Q: What does your vision for an agile classroom look like? What does it mean to be an agile teacher?

The core role of a teacher is to facilitate learning. The concept of agility in teaching and learning nicely captures the idea that education has to be active, nimble and responsive. It conveys a sense of vitality rather than passivity.

Education has to cultivate many different forms of understanding. They include factual information and theoretical propositions; the practical skills of making things and making things happen; and knowledge about the nature of human experience—of what it is to be a person, to be in a relationship with others and why we feel as we do about our experiences. These all require different strategies in teaching and learning.

If you want to learn a language, you’re better practicing with someone who speaks it rather than just sitting down with a vocabulary test. If you’re learning how to fix an engine, there’s a qualitative difference between reading about it in a manual and stripping an engine down and putting it back together again.

People learn in different ways and at different rates.
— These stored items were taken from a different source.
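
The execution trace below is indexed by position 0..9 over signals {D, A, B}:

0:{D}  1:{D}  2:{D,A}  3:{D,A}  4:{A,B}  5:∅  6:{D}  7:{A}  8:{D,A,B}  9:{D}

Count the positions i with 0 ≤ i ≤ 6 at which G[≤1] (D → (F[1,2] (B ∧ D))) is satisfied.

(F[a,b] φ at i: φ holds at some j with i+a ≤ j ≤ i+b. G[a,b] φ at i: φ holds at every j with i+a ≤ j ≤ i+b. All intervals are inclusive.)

3

Evaluate at each i in [0,6]:
  i=0: ✗ (fails at j=0)
  i=1: ✗ (fails at j=1)
  i=2: ✗ (fails at j=2)
  i=3: ✗ (fails at j=3)
  i=4: ✓ (all of [4,5])
  i=5: ✓ (all of [5,6])
  i=6: ✓ (all of [6,7])
Positions where it holds: {4, 5, 6} → 3.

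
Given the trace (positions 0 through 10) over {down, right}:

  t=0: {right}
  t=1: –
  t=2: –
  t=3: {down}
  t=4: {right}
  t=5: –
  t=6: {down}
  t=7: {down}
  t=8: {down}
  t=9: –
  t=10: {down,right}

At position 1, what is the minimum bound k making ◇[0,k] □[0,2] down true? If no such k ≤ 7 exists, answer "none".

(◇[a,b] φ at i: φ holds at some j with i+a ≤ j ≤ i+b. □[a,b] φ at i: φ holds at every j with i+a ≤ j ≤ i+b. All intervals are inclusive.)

Scan j = 1,2,… for □[0,2] down:
  j=1: fails
  j=2: fails
  j=3: fails
  j=4: fails
  j=5: fails
  j=6: holds
First hit at j=6, so smallest k = 6-1 = 5.

5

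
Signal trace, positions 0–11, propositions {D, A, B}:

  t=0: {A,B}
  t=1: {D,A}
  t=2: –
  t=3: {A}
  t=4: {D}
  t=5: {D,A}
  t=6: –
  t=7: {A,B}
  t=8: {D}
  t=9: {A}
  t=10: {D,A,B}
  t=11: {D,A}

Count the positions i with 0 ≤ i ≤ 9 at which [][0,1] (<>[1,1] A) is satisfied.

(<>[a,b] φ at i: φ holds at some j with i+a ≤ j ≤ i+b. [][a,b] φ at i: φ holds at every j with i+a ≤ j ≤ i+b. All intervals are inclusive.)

Evaluate at each i in [0,9]:
  i=0: ✗ (fails at j=1)
  i=1: ✗ (fails at j=1)
  i=2: ✗ (fails at j=3)
  i=3: ✗ (fails at j=3)
  i=4: ✗ (fails at j=5)
  i=5: ✗ (fails at j=5)
  i=6: ✗ (fails at j=7)
  i=7: ✗ (fails at j=7)
  i=8: ✓ (all of [8,9])
  i=9: ✓ (all of [9,10])
Positions where it holds: {8, 9} → 2.

2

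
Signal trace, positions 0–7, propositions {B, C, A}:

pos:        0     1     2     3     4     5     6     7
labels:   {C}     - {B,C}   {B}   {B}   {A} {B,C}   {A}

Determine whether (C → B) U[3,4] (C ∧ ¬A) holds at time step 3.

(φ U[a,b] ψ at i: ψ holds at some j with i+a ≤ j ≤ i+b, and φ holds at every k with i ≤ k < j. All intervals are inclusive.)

Holds

Need some j in [6,7] with (C ∧ ¬A), and (C → B) at every k in [3,j-1].
  j=6: (C ∧ ¬A) holds; (C → B) holds at every k in [3,5] → satisfied.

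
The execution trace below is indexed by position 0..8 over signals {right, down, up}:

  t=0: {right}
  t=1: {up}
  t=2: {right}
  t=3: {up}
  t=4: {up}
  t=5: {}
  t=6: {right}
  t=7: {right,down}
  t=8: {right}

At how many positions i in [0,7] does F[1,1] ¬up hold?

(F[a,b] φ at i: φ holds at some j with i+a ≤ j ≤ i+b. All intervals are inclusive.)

Evaluate at each i in [0,7]:
  i=0: ✗ (none in [1,1])
  i=1: ✓ (witness j=2)
  i=2: ✗ (none in [3,3])
  i=3: ✗ (none in [4,4])
  i=4: ✓ (witness j=5)
  i=5: ✓ (witness j=6)
  i=6: ✓ (witness j=7)
  i=7: ✓ (witness j=8)
Positions where it holds: {1, 4, 5, 6, 7} → 5.

5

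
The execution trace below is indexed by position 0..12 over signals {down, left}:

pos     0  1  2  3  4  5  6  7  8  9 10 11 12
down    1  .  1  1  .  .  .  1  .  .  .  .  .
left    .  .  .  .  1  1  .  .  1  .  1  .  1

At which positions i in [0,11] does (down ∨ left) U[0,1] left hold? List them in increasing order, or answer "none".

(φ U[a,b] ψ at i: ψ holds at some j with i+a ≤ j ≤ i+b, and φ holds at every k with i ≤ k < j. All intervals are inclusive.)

3, 4, 5, 7, 8, 10

Evaluate at each i in [0,11]:
  i=0: ✗ (no rhs in [0,1])
  i=1: ✗ (no rhs in [1,2])
  i=2: ✗ (no rhs in [2,3])
  i=3: ✓ (rhs at j=4; lhs holds on [3,3])
  i=4: ✓ (rhs at j=4)
  i=5: ✓ (rhs at j=5)
  i=6: ✗ (no rhs in [6,7])
  i=7: ✓ (rhs at j=8; lhs holds on [7,7])
  i=8: ✓ (rhs at j=8)
  i=9: ✗ (lhs fails at k=9 before rhs at j=10)
  i=10: ✓ (rhs at j=10)
  i=11: ✗ (lhs fails at k=11 before rhs at j=12)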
In any class—whether it’s five or 30 people—there’s likely to be diverse set of individuals with different abilities, interests, moods and dispositions. Good teachers are sensitive to those differences and tack and weave accordingly.

They draw from a wide repertoire of activities, techniques, and strategies, and adapt them to the needs of the learners and the material.
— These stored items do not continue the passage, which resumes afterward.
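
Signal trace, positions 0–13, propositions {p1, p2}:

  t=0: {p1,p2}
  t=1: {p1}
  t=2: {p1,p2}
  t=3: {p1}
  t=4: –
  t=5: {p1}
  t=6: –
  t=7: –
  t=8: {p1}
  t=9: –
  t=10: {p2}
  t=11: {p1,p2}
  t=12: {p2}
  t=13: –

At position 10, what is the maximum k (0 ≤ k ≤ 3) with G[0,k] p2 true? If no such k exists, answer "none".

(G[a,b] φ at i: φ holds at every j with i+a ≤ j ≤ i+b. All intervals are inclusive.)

2

p2 must hold from j=10 onward; find where it first fails.
  j=10: holds
  j=11: holds
  j=12: holds
  j=13: fails
Holds on [10,12], so largest k = 2.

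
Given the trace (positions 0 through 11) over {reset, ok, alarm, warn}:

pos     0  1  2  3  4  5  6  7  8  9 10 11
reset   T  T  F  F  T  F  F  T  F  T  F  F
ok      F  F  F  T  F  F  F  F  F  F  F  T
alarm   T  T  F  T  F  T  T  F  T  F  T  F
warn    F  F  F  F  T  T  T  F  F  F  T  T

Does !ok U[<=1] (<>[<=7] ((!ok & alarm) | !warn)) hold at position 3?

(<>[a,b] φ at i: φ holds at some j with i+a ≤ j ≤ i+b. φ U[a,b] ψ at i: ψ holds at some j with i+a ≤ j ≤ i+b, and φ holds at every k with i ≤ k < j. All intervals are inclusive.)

True

Need some j in [3,4] with <>[<=7] ((!ok & alarm) | !warn), and !ok at every k in [3,j-1].
  j=3: <>[<=7] ((!ok & alarm) | !warn) holds; no prefix to check → satisfied.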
Q: How should an instructor use technology in the classroom well, rather than using technology for its own sake?

Technology is the design and use of tools. A pencil is technology. So is a piece of paper or a book or a laptop. These days when we talk about technology, we tend to have in mind digital tools, and in many ways they do what all tools have always done. Good tools do two things. First, they extend our physical capabilities. They enable us to do things that would be physically difficult or impossible. For example, the bow and arrow enabled early hunters to capture prey which they couldn’t have done unassisted. Good tools also extend our minds: they enable us to think things that might otherwise be inconceivable. The telescope helped astronomers to see the skies more clearly: it also helped them rethink our place in the cosmos. The electric pickup made instruments louder: it also facilitated forms of music that were otherwise unimaginable.
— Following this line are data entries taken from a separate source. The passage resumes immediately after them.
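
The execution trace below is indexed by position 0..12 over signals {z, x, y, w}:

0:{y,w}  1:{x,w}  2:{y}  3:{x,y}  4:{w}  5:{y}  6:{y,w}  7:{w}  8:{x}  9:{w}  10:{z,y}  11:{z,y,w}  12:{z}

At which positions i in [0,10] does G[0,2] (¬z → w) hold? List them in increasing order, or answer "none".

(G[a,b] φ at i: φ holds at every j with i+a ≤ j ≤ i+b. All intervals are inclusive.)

9, 10

Evaluate at each i in [0,10]:
  i=0: ✗ (fails at j=2)
  i=1: ✗ (fails at j=2)
  i=2: ✗ (fails at j=2)
  i=3: ✗ (fails at j=3)
  i=4: ✗ (fails at j=5)
  i=5: ✗ (fails at j=5)
  i=6: ✗ (fails at j=8)
  i=7: ✗ (fails at j=8)
  i=8: ✗ (fails at j=8)
  i=9: ✓ (all of [9,11])
  i=10: ✓ (all of [10,12])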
Technology has always gone hand in hand with human culture and innovation. The challenge is in knowing how to use the tools. Faced with the immense capacities of a desktop computer, some people just use it as a fancy typewriter. Others compose symphonies and elaborate works of visual art. The machine doesn’t have the ideas—at least not yet—the users do. The tools we have available now have fantastic potential to enhance education in almost every direction. They can bring the whole world into the classroom. They can connect us in ways we couldn’t before. They give us tools for creative production, which are unprecedented. It’s all about knowing how to use them.

Digital tools can have a big downside. For example, more and more people are coming to see that social media have toxic consequences, which weren’t anticipated. These tools don’t replace the need for teachers to understand how learning works and what their roles as teachers are. They do offer unprecedented opportunities to enhance education in ways that we couldn’t before. We still haven’t properly woken up to that potential.

Q: If there were one quick change that a instructor or professor could make to the way that they teach, what do you recommend it should be?

It’s vital to see teaching and learning as a conversation, not a monologue. Learning is a social and a cultural process: we learn with and from each other. It can be immensely valuable for lecturers to stand in front of the class and tell students what they know; it depends how good they are at doing that. The challenge for all teachers is to engage people’s minds and their hearts in the ideas and materials that they find so fascinating. Great teachers understand that learning is a conversation, not a monologue. Seeing teaching and learning as a dynamic process, rather than a one-way channel of transmission is at the heart of this.

This interview has been edited and condensed for clarity and length.